Former Olympian Alexi Pappas has all the makings of a great actress, if only someone could get her to stop acting. Throughout her new film Olympic Dreams, directed by long-time partner Jeremy Teicher, she’s perpetually on the edge of a nervous breakdown, her eyes rheumy, her face trembling, her voice cracking as she veers closer and closer to the precipice. She plays Penelope, a painfully introverted cross-country skier at the 2018 Winter Olympics at Pyeongchang who faces an existential crisis when her team places near last in their event on one of the first days of competition. Left with almost two weeks to stew in her own misery, she falls into a deep depression, desperate to find new direction after flunking out of the one thing she’s spent her life preparing for. Pappas can’t be faulted for the verisimilitude of her performance—she obviously channels many of the emotions she must’ve felt when she placed seventeenth in the Women’s 10km at the 2016 Summer Olympics at Rio. The issue is that there’s precious little ebb and flow to her character arc; it feels like she’s perpetually channeling Gena Rowlands in the last act of a Cassavetes film. There are several moments—particularly a scene where she admires the medal of a winning athlete and reacts to her taking it back like a nervous mother being gently separated from her newborn preemie—where you throw up your hands and say that it’s just too much.
Even worse, she’s trapped in a movie that apes poorly from Cassavetes’ playbook. Largely improvised in just two weeks by a three-person crew during the 2018 Olympics, the film tries to reinvent Lost in Translation on a shoestring budget, throwing the lost and listless Penelope into an ill-advised and never entirely convincing romance with Ezra (Nick Kroll), a middle-aged dentist almost fifteen years her senior who dropped everything to volunteer at the Olympics after a sudden breakup with his fiancée. They awkwardly meet-cute, awkwardly flirt, awkwardly tour the streets of Pyeongchang like Murray and Johansson the backstreets of Tokyo, awkwardly have their obligatory third-act breakup (which occurs, for some reason, in the middle of the second). It’s tedious, predictable, and not a little uncomfortable due to their noticeable age difference.

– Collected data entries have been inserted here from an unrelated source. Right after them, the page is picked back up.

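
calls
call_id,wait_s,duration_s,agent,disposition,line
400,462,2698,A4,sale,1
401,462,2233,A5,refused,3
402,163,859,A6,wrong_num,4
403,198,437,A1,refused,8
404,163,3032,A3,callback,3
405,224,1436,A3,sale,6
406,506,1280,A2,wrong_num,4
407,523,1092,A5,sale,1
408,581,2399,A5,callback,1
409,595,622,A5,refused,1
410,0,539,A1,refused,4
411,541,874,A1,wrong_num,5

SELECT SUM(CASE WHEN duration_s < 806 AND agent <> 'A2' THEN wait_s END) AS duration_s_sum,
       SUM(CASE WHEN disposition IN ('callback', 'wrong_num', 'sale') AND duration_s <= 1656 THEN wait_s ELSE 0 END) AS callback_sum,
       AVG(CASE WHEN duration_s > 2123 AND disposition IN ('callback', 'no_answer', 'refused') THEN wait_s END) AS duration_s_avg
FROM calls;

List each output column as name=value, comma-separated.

[duration_s_sum: duration_s < 806 AND agent <> 'A2']
call_id=400: ✗
call_id=401: ✗
call_id=402: ✗
call_id=403: ✓ → 198
call_id=404: ✗
call_id=405: ✗
call_id=406: ✗
call_id=407: ✗
call_id=408: ✗
call_id=409: ✓ → 595
call_id=410: ✓ → 0
call_id=411: ✗
duration_s_sum = 198 + 595 = 793
—
[callback_sum: disposition IN ('callback', 'wrong_num', 'sale') AND duration_s <= 1656]
call_id=400: ✗
call_id=401: ✗
call_id=402: ✓ → 163
call_id=403: ✗
call_id=404: ✗
call_id=405: ✓ → 224
call_id=406: ✓ → 506
call_id=407: ✓ → 523
call_id=408: ✗
call_id=409: ✗
call_id=410: ✗
call_id=411: ✓ → 541
callback_sum = 163 + 224 + 506 + 523 + 541 = 1957
—
[duration_s_avg: duration_s > 2123 AND disposition IN ('callback', 'no_answer', 'refused')]
call_id=400: ✗
call_id=401: ✓ → 462
call_id=402: ✗
call_id=403: ✗
call_id=404: ✓ → 163
call_id=405: ✗
call_id=406: ✗
call_id=407: ✗
call_id=408: ✓ → 581
call_id=409: ✗
call_id=410: ✗
call_id=411: ✗
duration_s_avg = (462 + 163 + 581) / 3 = 402

duration_s_sum=793, callback_sum=1957, duration_s_avg=402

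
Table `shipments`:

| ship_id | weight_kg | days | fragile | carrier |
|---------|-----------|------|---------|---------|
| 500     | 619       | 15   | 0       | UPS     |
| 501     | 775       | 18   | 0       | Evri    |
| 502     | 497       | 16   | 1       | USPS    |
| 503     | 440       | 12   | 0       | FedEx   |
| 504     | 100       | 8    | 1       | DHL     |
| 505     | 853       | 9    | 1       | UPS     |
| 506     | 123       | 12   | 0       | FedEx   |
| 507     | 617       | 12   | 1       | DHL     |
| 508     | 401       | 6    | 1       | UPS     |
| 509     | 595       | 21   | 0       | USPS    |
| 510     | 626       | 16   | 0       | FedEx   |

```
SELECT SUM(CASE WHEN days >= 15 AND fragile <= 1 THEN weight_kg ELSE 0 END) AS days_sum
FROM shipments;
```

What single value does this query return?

3112

ship_id=500: ✓ → 619
ship_id=501: ✓ → 775
ship_id=502: ✓ → 497
ship_id=503: ✗
ship_id=504: ✗
ship_id=505: ✗
ship_id=506: ✗
ship_id=507: ✗
ship_id=508: ✗
ship_id=509: ✓ → 595
ship_id=510: ✓ → 626
days_sum = 619 + 775 + 497 + 595 + 626 = 3112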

The only redeemable scenes are the documentary-flavored ones where Pappas and Ezra improvise with real Olympians, the athletes’ nervous which-way-do-I-look uncertainty in front of the camera bizarrely mixing perfectly with the in-over-their-heads performances of the two professional actors. There’s legitimately interesting material here, and one wonders what a documentarian like Werner Herzog could do with a film where he interviews expectant, triumphant, and defeated athletes wandering the Olympic Village in between events. But Herzog this film is not. It’s a lumpy, mushy, emotionally uncalibrated mess. Hopefully Pappas—and what the hell, Teicher too—will move on to bigger and better things that better utilize her talents.